Background: Recent studies have demonstrated that the plant-derived alkaloid camptothecin (CPT) and its derivative, 9-nitro-CPT (9NC), are cytotoxic in tumorigenic cells but cytostatic in nontumorigenic cells in vitro and in vivo. Also, CPT induces differentiation of human leukemia cells in vitro along specific lineages. In this study, we have investigated the effects of 9NC on nontumorigenic HepG2 cells derived from human hepatoblastoma. A newly discovered senescent cell-derived inhibitor (SDI1) plays a critical role in the cell cycle, so we evaluated the effect of 9NC on the expression of the SDI1 gene.
Experimental design: The effects of 9NC on HepG2 cells were evaluated by monitoring DNA synthesis, morphologic and ultrastructural changes of cells, and perturbation in the cell cycle and by assessing the levels of p53 protein and SDI1 mRNA.
Results: Treatment of HepG2 cells with 9NC results in a dose-dependent inhibition of cell proliferation and DNA synthesis. Flow cytometric analysis of DNA content showed that 9NC-treated HepG2 cells are arrested in the G2-phase of the cell cycle. Light and electron microscopic examination revealed that 9NC at low concentrations induces morphologic and growth features that resemble properties highly differentiated or senescent cells, i.e., increased cell size and decreased nuclear/cytoplasmic ratio, as well as enlarged numbers of lysosomes, mitochondria, and lipid in the cytoplasm. No significant alteration in the p53 protein level was noted in 9NC-treated cells. In contrast to untreated, logarithmically grown HepG2 cells, 9NC-treated cells arrested at the G2-phase of the cell cycle and contained increased levels of SDI1 mRNA. Kinetic studies revealed gradual increases in SDI1 mRNA synthesis.

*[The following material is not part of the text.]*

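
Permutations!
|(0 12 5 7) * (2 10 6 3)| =|(0 12 5 7)(2 10 6 3)| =4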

Conclusions: Induction of SDI1 mRNA by 9NC represents the first documentation that the SDI1 gene can be overexpressed in the G2-phase of the cell cycle and provides a valuable cell culture system to dissect the events controlling the G2 checkpoint. In addition, this finding corroborates the hypothesis that genes up-regulated in senescent cells can also be induced in tumor-derived immortalized cells.